Groupe 3R (Réseau Radiologique Romand) — Akira ransomware claims 48 GB; 20 imaging centres across seven Swiss cantons, second attack in twelve months

From CTI Daily Brief — 2026-05-10 · published 2026-05-11 · view item permalink →

Akira listed Groupe 3R on its dark-web leak site on approximately 2026-05-08, claiming an attack dated 2026-04-30 and threatening release of 48 GB including employee identity documents (passports, driving licences, national IDs), patient records (addresses, phone numbers, medical data), payment information, and signed NDAs (Groupe 3R victim statement, 2026-04-30 · ICTjournal.ch, 2026-05-06 · Blick.ch, 2026-05-07). Groupe 3R operates 20 medical-imaging centres across seven Romandie cantons (Vaud, Valais, Fribourg, Genève, Neuchâtel, Berne, and a further canton listed in the operator statement) — making this a direct Swiss critical-health-infrastructure incident. The operator confirmed the attack publicly via its own website on 2026-04-30, notified the Federal Office for Cybersecurity (BACS/OFCS), filed a criminal complaint, and explicitly stated it will not pay ransom. Legacy examination data remains inaccessible at the time of the public update; new examination data security has been restored on rebuilt infrastructure. Data-exfiltration was not confirmed by the victim; Akira's leak-site post asserts 48 GB exfiltrated. The operator's own statement notes this is its second cyberattack within twelve months and characterises the prior April 2025 incident as having involved different attackers and methodology.

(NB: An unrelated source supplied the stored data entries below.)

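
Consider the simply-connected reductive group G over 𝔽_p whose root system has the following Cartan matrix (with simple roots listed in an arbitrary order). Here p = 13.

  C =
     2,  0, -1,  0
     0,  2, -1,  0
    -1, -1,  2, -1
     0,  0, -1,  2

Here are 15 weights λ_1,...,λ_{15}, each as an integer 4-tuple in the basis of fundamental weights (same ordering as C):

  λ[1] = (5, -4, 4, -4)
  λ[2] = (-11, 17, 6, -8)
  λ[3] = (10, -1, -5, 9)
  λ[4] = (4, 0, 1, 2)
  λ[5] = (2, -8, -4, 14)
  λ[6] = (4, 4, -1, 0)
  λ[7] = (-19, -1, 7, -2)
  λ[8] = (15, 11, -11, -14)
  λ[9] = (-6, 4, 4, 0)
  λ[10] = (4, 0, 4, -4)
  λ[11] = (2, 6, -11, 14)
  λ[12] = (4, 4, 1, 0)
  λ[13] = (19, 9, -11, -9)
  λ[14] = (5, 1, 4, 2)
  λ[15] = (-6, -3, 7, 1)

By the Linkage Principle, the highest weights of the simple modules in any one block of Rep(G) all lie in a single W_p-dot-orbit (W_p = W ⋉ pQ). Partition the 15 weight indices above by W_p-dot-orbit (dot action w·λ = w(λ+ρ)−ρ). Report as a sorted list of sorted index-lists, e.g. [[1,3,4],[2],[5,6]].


C ↔ D_4 under row/col permutation; |W(D_4)| = 192.

Ā_13 reps of the 15 weights (D_4, coords as presented):

    λ_1+ρ ↦ (5, 2, 1, 2)
    λ_2+ρ ↦ (3, 1, 2, 0)
    λ_3+ρ ↦ (3, 0, 4, 2)
    λ_4+ρ ↦ (5, 1, 2, 3)
    λ_5+ρ ↦ (5, 1, 2, 3)
    λ_6+ρ ↦ (5, 5, 0, 1)
    λ_7+ρ ↦ (3, 1, 2, 0)
    λ_8+ρ ↦ (3, 1, 2, 0)
    λ_9+ρ ↦ (5, 5, 0, 1)
    λ_10+ρ ↦ (5, 1, 2, 3)
    λ_11+ρ ↦ (5, 1, 2, 3)
    λ_12+ρ ↦ (5, 5, 0, 1)
    λ_13+ρ ↦ (5, 1, 2, 3)
    λ_14+ρ ↦ (3, 1, 2, 0)
    λ_15+ρ ↦ (5, 2, 1, 2)

Linkage partition of the 15 weights (5 classes, p=13):

[[1, 15], [2, 7, 8, 14], [3], [4, 5, 10, 11, 13], [6, 9, 12]]


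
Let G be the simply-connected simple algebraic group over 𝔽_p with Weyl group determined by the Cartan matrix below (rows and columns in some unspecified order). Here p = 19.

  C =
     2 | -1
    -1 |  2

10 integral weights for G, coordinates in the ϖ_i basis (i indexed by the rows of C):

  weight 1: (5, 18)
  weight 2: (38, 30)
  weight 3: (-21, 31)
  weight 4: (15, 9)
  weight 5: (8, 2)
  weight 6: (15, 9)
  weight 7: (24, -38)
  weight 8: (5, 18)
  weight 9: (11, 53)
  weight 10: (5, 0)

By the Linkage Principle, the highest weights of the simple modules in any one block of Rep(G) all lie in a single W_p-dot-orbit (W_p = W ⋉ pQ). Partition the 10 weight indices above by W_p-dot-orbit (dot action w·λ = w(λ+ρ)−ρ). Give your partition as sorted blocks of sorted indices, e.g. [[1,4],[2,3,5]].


Root system A_2: the 2×2 matrix C matches after relabeling.

Folding the 10 weights λ_j+ρ into Ā_19 (reps in the given 2-coord order):

  1: (0, 13) · 2: (6, 1) · 3: (6, 1) · 4: (9, 3) · 5: (9, 3) · 6: (9, 3) · 7: (6, 1) · 8: (0, 13) · 9: (9, 3) · 10: (6, 1)

3 distinct reps among the 10 weights ⇒ 3 W_19-linkage classes:

[[1, 8], [2, 3, 7, 10], [4, 5, 6, 9]]


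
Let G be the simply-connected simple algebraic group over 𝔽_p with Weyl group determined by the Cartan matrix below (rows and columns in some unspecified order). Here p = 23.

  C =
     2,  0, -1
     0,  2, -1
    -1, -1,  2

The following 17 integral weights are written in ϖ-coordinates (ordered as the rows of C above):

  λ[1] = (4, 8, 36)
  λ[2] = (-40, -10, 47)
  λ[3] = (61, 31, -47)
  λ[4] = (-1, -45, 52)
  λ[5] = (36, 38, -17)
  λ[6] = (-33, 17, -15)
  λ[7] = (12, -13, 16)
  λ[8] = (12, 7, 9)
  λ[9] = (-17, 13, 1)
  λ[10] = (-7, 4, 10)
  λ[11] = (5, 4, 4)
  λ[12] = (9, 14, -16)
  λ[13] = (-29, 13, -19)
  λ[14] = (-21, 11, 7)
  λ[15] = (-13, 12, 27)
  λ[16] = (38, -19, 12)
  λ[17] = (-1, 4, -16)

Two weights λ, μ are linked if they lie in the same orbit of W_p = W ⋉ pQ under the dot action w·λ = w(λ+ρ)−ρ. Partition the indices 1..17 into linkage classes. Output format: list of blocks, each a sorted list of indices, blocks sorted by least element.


A_3 Cartan matrix, 3 simple roots permuted; ρ=(1,1,1).

Folding the 17 weights λ_j+ρ into Ā_23 (reps in the given 3-coord order):

  1: (4, 0, 5)
  2: (2, 0, 14)
  3: (2, 0, 14)
  4: (2, 0, 14)
  5: (2, 0, 14)
  6: (4, 0, 5)
  7: (6, 5, 5)
  8: (5, 0, 10)
  9: (2, 0, 14)
  10: (6, 5, 5)
  11: (6, 5, 5)
  12: (5, 0, 10)
  13: (4, 0, 5)
  14: (8, 0, 12)
  15: (6, 5, 5)
  16: (6, 5, 5)
  17: (5, 0, 10)

These 17 weights hit 5 W_23-dot-orbits; sizes (3, 5, 5, 3, 1):

[[1, 6, 13], [2, 3, 4, 5, 9], [7, 10, 11, 15, 16], [8, 12, 17], [14]]


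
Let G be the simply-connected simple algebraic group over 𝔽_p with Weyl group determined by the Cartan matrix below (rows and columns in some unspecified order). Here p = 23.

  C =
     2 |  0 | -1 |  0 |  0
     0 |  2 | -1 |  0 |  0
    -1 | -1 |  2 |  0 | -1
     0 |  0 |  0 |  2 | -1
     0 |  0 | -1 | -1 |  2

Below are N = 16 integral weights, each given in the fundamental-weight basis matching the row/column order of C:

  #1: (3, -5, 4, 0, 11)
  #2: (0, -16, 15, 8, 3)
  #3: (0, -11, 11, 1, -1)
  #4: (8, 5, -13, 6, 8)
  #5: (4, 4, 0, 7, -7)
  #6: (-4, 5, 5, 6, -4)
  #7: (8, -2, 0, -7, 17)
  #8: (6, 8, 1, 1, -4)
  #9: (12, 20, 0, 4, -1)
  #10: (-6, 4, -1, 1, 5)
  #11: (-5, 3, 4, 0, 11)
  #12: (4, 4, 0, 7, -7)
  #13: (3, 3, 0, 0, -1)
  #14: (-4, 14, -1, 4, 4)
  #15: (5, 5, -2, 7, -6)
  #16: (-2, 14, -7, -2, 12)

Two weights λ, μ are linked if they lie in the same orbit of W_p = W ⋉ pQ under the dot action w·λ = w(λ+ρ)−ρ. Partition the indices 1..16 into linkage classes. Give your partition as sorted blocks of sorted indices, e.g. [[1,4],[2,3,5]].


Cartan matrix: type D_5 (|W|=1920); un-permuting the 5 rows.

Ā_23 reps of the 16 weights (D_5, coords as presented):

  λ_1+ρ ↦ (4, 4, 1, 1, 0) · λ_2+ρ ↦ (6, 8, 1, 1, 1) · λ_3+ρ ↦ (1, 10, 2, 2, 0) · λ_4+ρ ↦ (3, 6, 0, 4, 3) · λ_5+ρ ↦ (0, 0, 5, 2, 1) · λ_6+ρ ↦ (3, 6, 0, 4, 3) · λ_7+ρ ↦ (4, 4, 1, 1, 0) · λ_8+ρ ↦ (6, 8, 1, 1, 1) · λ_9+ρ ↦ (4, 4, 1, 1, 0) · λ_10+ρ ↦ (0, 0, 5, 2, 1) · λ_11+ρ ↦ (4, 4, 1, 1, 0) · λ_12+ρ ↦ (0, 0, 5, 2, 1) · λ_13+ρ ↦ (4, 4, 1, 1, 0) · λ_14+ρ ↦ (0, 12, 1, 3, 2) · λ_15+ρ ↦ (0, 0, 5, 2, 1) · λ_16+ρ ↦ (6, 8, 1, 1, 1)

These 16 weights hit 6 W_23-dot-orbits; sizes (5, 3, 1, 2, 4, 1):

[[1, 7, 9, 11, 13], [2, 8, 16], [3], [4, 6], [5, 10, 12, 15], [14]]


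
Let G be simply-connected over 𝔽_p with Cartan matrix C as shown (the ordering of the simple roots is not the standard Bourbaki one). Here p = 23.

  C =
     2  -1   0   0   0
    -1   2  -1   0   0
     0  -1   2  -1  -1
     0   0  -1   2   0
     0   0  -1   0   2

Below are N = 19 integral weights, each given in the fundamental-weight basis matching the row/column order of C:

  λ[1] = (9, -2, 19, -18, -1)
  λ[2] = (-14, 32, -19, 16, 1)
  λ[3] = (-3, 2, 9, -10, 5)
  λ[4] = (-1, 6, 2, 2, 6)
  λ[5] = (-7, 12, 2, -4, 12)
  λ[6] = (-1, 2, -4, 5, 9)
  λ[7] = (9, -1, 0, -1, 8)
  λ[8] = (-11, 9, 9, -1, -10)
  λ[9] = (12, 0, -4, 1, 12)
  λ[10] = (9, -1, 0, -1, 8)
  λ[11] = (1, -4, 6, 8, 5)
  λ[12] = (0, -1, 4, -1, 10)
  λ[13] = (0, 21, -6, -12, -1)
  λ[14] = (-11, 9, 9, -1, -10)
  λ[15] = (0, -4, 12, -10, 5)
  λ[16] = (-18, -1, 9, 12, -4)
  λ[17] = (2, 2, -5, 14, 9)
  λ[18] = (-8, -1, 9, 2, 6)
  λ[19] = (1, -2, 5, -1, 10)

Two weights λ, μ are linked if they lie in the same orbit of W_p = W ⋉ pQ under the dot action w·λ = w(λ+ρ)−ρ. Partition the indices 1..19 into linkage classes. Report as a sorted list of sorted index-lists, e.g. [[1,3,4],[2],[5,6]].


Type D_5, rank 5, |W|=1920; reorder rows/cols to standard.

λ_j+ρ reflected into Ā_23 (⟨·,θ^∨⟩≤23); 5-tuples as given:

  λ_1+ρ ↦ (1, 2, 0, 11, 6)
  λ_2+ρ ↦ (2, 1, 1, 9, 6)
  λ_3+ρ ↦ (2, 1, 1, 9, 6)
  λ_4+ρ ↦ (0, 0, 3, 3, 7)
  λ_5+ρ ↦ (0, 0, 3, 3, 7)
  λ_6+ρ ↦ (0, 0, 3, 3, 7)
  λ_7+ρ ↦ (10, 0, 1, 0, 9)
  λ_8+ρ ↦ (10, 0, 1, 0, 9)
  λ_9+ρ ↦ (10, 0, 1, 0, 9)
  λ_10+ρ ↦ (10, 0, 1, 0, 9)
  λ_11+ρ ↦ (2, 1, 1, 9, 6)
  λ_12+ρ ↦ (1, 0, 5, 0, 11)
  λ_13+ρ ↦ (1, 0, 5, 0, 11)
  λ_14+ρ ↦ (10, 0, 1, 0, 9)
  λ_15+ρ ↦ (2, 1, 1, 9, 6)
  λ_16+ρ ↦ (0, 0, 3, 3, 7)
  λ_17+ρ ↦ (1, 2, 0, 11, 6)
  λ_18+ρ ↦ (0, 0, 3, 3, 7)
  λ_19+ρ ↦ (1, 0, 5, 0, 11)

Linkage partition of the 19 weights (5 classes, p=23):

[[1, 17], [2, 3, 11, 15], [4, 5, 6, 16, 18], [7, 8, 9, 10, 14], [12, 13, 19]]


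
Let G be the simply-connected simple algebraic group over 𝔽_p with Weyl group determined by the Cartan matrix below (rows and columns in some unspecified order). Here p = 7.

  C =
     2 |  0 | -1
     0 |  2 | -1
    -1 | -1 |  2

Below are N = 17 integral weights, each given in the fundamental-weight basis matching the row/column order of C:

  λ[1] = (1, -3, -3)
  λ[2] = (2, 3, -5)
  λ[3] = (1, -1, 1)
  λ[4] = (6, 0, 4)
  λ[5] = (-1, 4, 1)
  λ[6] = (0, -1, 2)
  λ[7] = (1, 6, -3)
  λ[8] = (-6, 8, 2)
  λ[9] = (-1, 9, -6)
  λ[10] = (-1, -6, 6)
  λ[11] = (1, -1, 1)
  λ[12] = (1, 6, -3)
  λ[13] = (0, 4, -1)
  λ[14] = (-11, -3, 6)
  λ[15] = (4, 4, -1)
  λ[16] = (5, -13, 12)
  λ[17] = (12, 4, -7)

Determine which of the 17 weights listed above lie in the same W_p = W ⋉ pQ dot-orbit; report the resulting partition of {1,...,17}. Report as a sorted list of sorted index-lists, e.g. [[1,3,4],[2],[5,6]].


Type A_3, rank 3, |W|=24; reorder rows/cols to standard.

λ_j+ρ reflected into Ā_7 (⟨·,θ^∨⟩≤7); 3-tuples as given:

  [1] (2, 2, 0)
  [2] (1, 0, 3)
  [3] (2, 0, 2)
  [4] (1, 5, 0)
  [5] (0, 5, 2)
  [6] (1, 0, 3)
  [7] (0, 5, 2)
  [8] (2, 2, 0)
  [9] (2, 2, 0)
  [10] (0, 5, 2)
  [11] (2, 0, 2)
  [12] (0, 5, 2)
  [13] (1, 5, 0)
  [14] (2, 0, 2)
  [15] (2, 2, 0)
  [16] (1, 5, 0)
  [17] (1, 5, 0)

Grouping the 17 weights by Ā_7-representative: 5 linkage classes.

[[1, 8, 9, 15], [2, 6], [3, 11, 14], [4, 13, 16, 17], [5, 7, 10, 12]]


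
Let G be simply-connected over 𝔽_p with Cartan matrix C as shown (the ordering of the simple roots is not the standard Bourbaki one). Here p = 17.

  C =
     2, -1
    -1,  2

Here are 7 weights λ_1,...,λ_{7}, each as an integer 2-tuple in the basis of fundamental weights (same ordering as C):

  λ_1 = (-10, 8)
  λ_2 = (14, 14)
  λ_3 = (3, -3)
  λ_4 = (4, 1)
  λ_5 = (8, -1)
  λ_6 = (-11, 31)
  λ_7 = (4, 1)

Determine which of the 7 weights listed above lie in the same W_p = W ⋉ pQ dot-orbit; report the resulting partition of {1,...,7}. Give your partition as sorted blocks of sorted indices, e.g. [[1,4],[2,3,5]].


Root system A_2: the 2×2 matrix C matches after relabeling.

Each λ_j+ρ reduced to Ā_17; 2-tuples below use C's row order:

  λ_1 → (9, 0)
  λ_2 → (2, 2)
  λ_3 → (2, 2)
  λ_4 → (5, 2)
  λ_5 → (9, 0)
  λ_6 → (5, 2)
  λ_7 → (5, 2)

The 7 indices split into 3 linkage classes (same alcove rep ⇔ same W_17-dot-orbit):

[[1, 5], [2, 3], [4, 6, 7]]


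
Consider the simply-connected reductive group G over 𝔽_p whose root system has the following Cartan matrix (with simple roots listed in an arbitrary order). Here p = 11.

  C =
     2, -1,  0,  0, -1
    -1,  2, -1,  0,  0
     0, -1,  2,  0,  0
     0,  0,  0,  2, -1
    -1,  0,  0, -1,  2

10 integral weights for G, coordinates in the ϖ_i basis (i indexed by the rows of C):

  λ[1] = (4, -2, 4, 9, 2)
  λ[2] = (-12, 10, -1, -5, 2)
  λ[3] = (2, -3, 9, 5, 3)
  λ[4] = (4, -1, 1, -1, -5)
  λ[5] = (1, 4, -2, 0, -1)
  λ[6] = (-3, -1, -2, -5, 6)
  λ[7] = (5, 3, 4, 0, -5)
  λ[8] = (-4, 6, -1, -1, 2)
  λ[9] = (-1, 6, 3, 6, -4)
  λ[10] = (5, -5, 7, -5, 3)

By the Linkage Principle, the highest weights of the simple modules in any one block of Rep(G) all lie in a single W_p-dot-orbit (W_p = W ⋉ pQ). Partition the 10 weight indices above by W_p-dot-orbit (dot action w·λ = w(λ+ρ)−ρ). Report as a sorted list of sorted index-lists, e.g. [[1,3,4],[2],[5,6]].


Type A_5, rank 5, |W|=720; reorder rows/cols to standard.

Ā_11 reps of the 10 weights (A_5, coords as presented):

  λ_1 → (2, 4, 1, 1, 0) · λ_2 → (0, 0, 0, 7, 3) · λ_3 → (1, 0, 2, 4, 0) · λ_4 → (1, 0, 2, 4, 0) · λ_5 → (2, 4, 1, 1, 0) · λ_6 → (1, 0, 2, 4, 0) · λ_7 → (2, 4, 1, 1, 0) · λ_8 → (3, 4, 0, 0, 0) · λ_9 → (3, 4, 0, 0, 0) · λ_10 → (2, 4, 1, 1, 0)

These 10 weights hit 4 W_11-dot-orbits; sizes (4, 1, 3, 2):

[[1, 5, 7, 10], [2], [3, 4, 6], [8, 9]]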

Akira's documented playbook against European healthcare and small-to-mid enterprise targets emphasises edge-device initial access (Cisco ASA / FTD CVEs, Fortinet SSL-VPN CVEs, VMware ESXi authenticated RCE) and intermittent file-encryption to evade EDR file-IO heuristics; ATT&CK techniques observed across recent Akira incidents include T1190 Exploit Public-Facing Application, T1133 External Remote Services, T1486 Data Encrypted for Impact, and T1567 Exfiltration Over Web Service.

Defender takeaway: Swiss and DACH healthcare operators with internet-exposed Cisco ASA/FTD, Fortinet SSL-VPN, or VMware ESXi management interfaces should validate that all 2025–2026 Akira-targeted CVEs are patched, that EDR rules trigger on intermittent-encryption file-IO patterns (write-then-skip-then-write of fixed-block ranges), and that radiology-modality VLANs are network-segmented from corporate AD; PACS/RIS environments tend to co-tenant with Windows file shares, providing trivial east-west reach once an attacker lands. Imaging operators that depend on a single ransomware-targeted partner should review business-continuity arrangements: this is the second 3R outage inside a year and referrers will already have continuity questions.

Validate Akira-targeted edge-device CVE patch state in CH/EU healthcare

From CTI Daily Brief — 2026-05-10 · published 2026-05-11 · view item permalink →

Swiss and DACH healthcare operators (and any organisation operating PACS/RIS or radiology-modality networks) should re-validate patch state on Cisco ASA / FTD, Fortinet SSL-VPN, and VMware ESXi management interfaces, and confirm radiology-modality VLAN segmentation from corporate Active Directory. Confirm EDR rules trigger on intermittent file-encryption file-IO patterns. Review business-continuity contracts for ransomware-targeted single-supplier dependencies (the second 3R outage in twelve months will already have referrer-side continuity questions).